Photomatix and Photoshop: Best tool to use when you have a difficult set of images.
Nik efex: Best general purpose HDRI tool overall. Best tool to use if you have Lightroom but not Photoshop.
For these results, I’m looking for failures that would stop the image being accepted as stock photography on technical grounds.
For the first image, all three applications did well. Surprisingly, all three applications produced good results very quickly, with Nik EFEX being by far the fastest. Photomatix required curve enhancements in Photoshop.
For the second image, PhotoShop would have failed as it could not fix the movement on the wire. I had to add the wire in manually via layers/clone tools to give acceptable results, and that took an extra 20 minutes.
For the third and fourth images, there was one outright winner: Nik EFEX. Only this application gave me the level of control (via UPoints) needed to control specific areas of the images. For example, the last image was less effective in either Photoshop or Photomatix, because I could not enhance the shadow and coat separately whilst still in the tone mapping process. Photoshop CS5 comes close, but all the close editing has to be done after the tone mapping, and you can therefore lose tonal range (the coat came out blown out in Photoshop whatever I did).
Fora ll three applications, a multi-core processor was seen to peak at 100%, proving all three applications are multi-core aware. However with large (or many) files, hard drive speed seemed to be the real bottleneck.
My current HDRI work-flow uses Photomatix and Photoshop together.

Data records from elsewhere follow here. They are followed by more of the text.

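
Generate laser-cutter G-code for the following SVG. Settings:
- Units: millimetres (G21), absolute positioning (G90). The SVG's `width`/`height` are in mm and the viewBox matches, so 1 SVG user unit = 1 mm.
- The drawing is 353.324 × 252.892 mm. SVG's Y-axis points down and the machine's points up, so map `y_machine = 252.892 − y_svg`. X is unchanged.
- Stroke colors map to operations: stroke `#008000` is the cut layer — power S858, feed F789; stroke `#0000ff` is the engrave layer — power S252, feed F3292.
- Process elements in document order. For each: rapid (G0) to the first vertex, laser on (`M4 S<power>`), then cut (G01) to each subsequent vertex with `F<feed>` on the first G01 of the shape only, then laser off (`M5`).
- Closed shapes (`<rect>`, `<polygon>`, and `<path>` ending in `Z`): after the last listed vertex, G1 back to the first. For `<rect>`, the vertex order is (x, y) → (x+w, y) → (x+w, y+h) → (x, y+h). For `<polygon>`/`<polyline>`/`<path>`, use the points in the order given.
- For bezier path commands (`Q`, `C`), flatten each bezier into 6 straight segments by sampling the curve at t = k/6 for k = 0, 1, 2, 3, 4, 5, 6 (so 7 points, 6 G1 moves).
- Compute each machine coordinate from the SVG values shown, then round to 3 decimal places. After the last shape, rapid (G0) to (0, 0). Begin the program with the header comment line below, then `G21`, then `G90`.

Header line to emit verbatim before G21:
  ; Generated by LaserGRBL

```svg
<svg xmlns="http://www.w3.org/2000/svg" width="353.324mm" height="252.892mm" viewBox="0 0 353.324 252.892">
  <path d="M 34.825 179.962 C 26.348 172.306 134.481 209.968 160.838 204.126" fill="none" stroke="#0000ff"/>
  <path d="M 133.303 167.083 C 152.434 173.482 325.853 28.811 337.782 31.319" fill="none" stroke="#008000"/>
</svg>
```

1 u = 1 mm; y_m = 252.892 − y.

[1] `<path>` cubic bezier, #0000ff→engrave S252 F3292: (34.825,72.930) → (39.386,73.393) → (57.870,68.770) → (84.769,61.528) → (114.570,54.136) → (141.763,49.059) → (160.838,48.766)

[2] `<path>` cubic bezier, #008000→cut S858 F789: (133.303,85.809) → (154.264,93.818) → (192.168,118.720) → (238.243,152.232) → (283.718,186.068) → (319.822,211.943) → (337.782,221.573)

; Generated by LaserGRBL
G21
G90
G0 X34.825 Y72.930
M4 S252
G01 X39.386 Y73.393 F3292
G01 X57.870 Y68.770
G01 X84.769 Y61.528
G01 X114.570 Y54.136
G01 X141.763 Y49.059
G01 X160.838 Y48.766
M5
G0 X133.303 Y85.809
M4 S858
G01 X154.264 Y93.818 F789
G01 X192.168 Y118.720
G01 X238.243 Y152.232
G01 X283.718 Y186.068
G01 X319.822 Y211.943
G01 X337.782 Y221.573
M5
G0 X0.000 Y0.000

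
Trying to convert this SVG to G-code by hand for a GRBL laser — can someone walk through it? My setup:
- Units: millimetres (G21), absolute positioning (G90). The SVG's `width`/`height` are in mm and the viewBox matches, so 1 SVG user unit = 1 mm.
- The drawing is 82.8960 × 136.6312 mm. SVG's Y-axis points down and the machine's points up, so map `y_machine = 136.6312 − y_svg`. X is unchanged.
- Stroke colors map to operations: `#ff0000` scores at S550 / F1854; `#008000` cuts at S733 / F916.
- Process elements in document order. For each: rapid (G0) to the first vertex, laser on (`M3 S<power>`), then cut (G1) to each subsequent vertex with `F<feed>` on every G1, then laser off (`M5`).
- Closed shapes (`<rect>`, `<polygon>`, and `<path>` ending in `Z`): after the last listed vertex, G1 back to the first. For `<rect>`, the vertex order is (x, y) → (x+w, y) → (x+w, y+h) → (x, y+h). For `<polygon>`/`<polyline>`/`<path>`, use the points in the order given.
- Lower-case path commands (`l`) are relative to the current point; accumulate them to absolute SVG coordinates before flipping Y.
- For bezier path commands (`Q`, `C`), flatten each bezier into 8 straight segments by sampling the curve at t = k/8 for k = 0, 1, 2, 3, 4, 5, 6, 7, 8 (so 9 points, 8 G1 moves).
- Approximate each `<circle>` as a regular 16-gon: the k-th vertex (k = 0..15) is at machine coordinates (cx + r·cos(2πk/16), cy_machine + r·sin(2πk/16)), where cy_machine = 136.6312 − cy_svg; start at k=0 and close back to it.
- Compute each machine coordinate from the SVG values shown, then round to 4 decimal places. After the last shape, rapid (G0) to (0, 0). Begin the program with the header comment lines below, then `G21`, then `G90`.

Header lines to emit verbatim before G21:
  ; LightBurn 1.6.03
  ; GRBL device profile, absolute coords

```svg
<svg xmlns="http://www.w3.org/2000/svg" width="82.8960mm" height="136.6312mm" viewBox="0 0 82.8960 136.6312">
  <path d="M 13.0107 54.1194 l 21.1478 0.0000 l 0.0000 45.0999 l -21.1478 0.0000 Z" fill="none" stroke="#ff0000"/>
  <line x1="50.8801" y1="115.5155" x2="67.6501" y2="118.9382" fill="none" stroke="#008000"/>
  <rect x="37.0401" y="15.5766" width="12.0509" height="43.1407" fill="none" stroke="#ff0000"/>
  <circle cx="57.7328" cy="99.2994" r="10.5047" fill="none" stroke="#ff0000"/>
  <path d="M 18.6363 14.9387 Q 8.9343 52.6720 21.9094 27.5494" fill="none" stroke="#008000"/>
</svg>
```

viewBox `0 0 82.8960 136.6312` with mm width/height → 1 unit = 1 mm. Flip: y_m = 136.6312 − y_svg.

**Shape 1** — `<path>` rectangle, stroke `#ff0000` → score (S550, F1854). Machine vertices: (13.0107,82.5118) → (34.1585,82.5118) → (34.1585,37.4119) → (13.0107,37.4119) → (13.0107,82.5118). Closed: final G1 returns to the first vertex.

**Shape 2** — `<line>` line segment, stroke `#008000` → cut (S733, F916). Machine vertices: (50.8801,21.1157) → (67.6501,17.6930). Open path.

**Shape 3** — `<rect>` rectangle, stroke `#ff0000` → score (S550, F1854). Machine vertices: (37.0401,121.0546) → (49.0910,121.0546) → (49.0910,77.9139) → (37.0401,77.9139) → (37.0401,121.0546). Closed: final G1 returns to the first vertex.

**Shape 4** — `<circle>` circle, stroke `#ff0000` → score (S550, F1854). Machine vertices: (68.2375,37.3318) → (67.4379,41.3518) → (65.1607,44.7597) → (61.7528,47.0369) → (57.7328,47.8365) → (53.7128,47.0369) → (50.3049,44.7597) → (48.0277,41.3518) → (47.2281,37.3318) → (48.0277,33.3118) → (50.3049,29.9039) → (53.7128,27.6267) → (57.7328,26.8271) → (61.7528,27.6267) → (65.1607,29.9039) → (67.4379,33.3118) → (68.2375,37.3318). Closed: final G1 returns to the first vertex.

**Shape 5** — `<path>` quadratic bezier, stroke `#008000` → cut (S733, F916). Control points (SVG): P0=(18.6363,14.9387), P1=(8.9343,52.6720), P2=(21.9094,27.5494); sampled at t=k/8. Machine vertices: (18.6363,121.6925) → (16.5651,113.2413) → (15.2026,106.7543) → (14.5488,102.2316) → (14.6036,99.6732) → (15.3670,99.0790) → (16.8392,100.4490) → (19.0200,103.7833) → (21.9094,109.0818). Open path.

; LightBurn 1.6.03
; GRBL device profile, absolute coords
G21
G90
G0 X13.0107 Y82.5118
M3 S550
G1 X34.1585 Y82.5118 F1854
G1 X34.1585 Y37.4119 F1854
G1 X13.0107 Y37.4119 F1854
G1 X13.0107 Y82.5118 F1854
M5
G0 X50.8801 Y21.1157
M3 S733
G1 X67.6501 Y17.6930 F916
M5
G0 X37.0401 Y121.0546
M3 S550
G1 X49.0910 Y121.0546 F1854
G1 X49.0910 Y77.9139 F1854
G1 X37.0401 Y77.9139 F1854
G1 X37.0401 Y121.0546 F1854
M5
G0 X68.2375 Y37.3318
M3 S550
G1 X67.4379 Y41.3518 F1854
G1 X65.1607 Y44.7597 F1854
G1 X61.7528 Y47.0369 F1854
G1 X57.7328 Y47.8365 F1854
G1 X53.7128 Y47.0369 F1854
G1 X50.3049 Y44.7597 F1854
G1 X48.0277 Y41.3518 F1854
G1 X47.2281 Y37.3318 F1854
G1 X48.0277 Y33.3118 F1854
G1 X50.3049 Y29.9039 F1854
G1 X53.7128 Y27.6267 F1854
G1 X57.7328 Y26.8271 F1854
G1 X61.7528 Y27.6267 F1854
G1 X65.1607 Y29.9039 F1854
G1 X67.4379 Y33.3118 F1854
G1 X68.2375 Y37.3318 F1854
M5
G0 X18.6363 Y121.6925
M3 S733
G1 X16.5651 Y113.2413 F916
G1 X15.2026 Y106.7543 F916
G1 X14.5488 Y102.2316 F916
G1 X14.6036 Y99.6732 F916
G1 X15.3670 Y99.0790 F916
G1 X16.8392 Y100.4490 F916
G1 X19.0200 Y103.7833 F916
G1 X21.9094 Y109.0818 F916
M5
G0 X0.0000 Y0.0000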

I really wanted to like and move over to Nik HDR EFEX Pro, lose Photomatix, and stop having to post edit my tone maps in Photoshop/Lightroom. An almost impossible task, but Nik HDR EFEX does it.
The only downside to Nik EFEX are;
You don’t get quite the same level of import control as Photomatix/Photoshop (albeit this is often better for work-flow; I have only seen Nik EFEX get it wrong once in about 50 or so images!).
You can’t save intermediate states as you can in Photoshop. This means that once you save, you cannot easily tweak the image without running through the entire tone mapping process again.
Although Nik EFEX is ideal for beginners in HDRI, the instruction pdf only tells you how to use the application. Some indication on how to actually photograph for HDRI would have been appropriate. This means that if you are new to HDRI, you will definitely need a HDRI book (but of course, non of them yet cover Nik EFEX). Catch 22.
The work-flow improvements created by Nik HDR EFEX Pro are substantial, but you do lose a little control at the same time. Although Nik EFEX is great for about 90% of my HDRI images, I’m still finding that I need Photomatix for about 10% of them, and this is mainly where the image has large amounts of Chromatic aberration (Photomatix seems a bit better for this).
Best use of each application;
Photoshop only: When you want to create a realistic image (i.e. when you don’t want to make it obvious that HDRI is being used). Also useful to tone down a HDRI image by merging it with one of the original exposures (this is a common trick I use, and I need Photoshop to do this whatever the HDRI application I used). Best tool to use when you are prepared to spend a long time on your image (you can emulate most effects in Photoshop, given enough time and/or Photoshop skill). Photoshop also creates the most realistic (true to life) images, but on the flip side, it also gives least ability for creative tone mapping.
Photomatix and Photoshop: Best tool to use when you have a difficult set of images, e.g large amounts of chromatic aberration. Also well respected in the HDRI community, with lots of literature on best use (almost all HDRI books cover it).
Nik efex: Best general purpose HDRI tool overall. Best tool for creative use of HDRI. Best tool for new entrants into HDRI, because of it’s ease of use. Best tool to use if you have Lightroom but not Photoshop.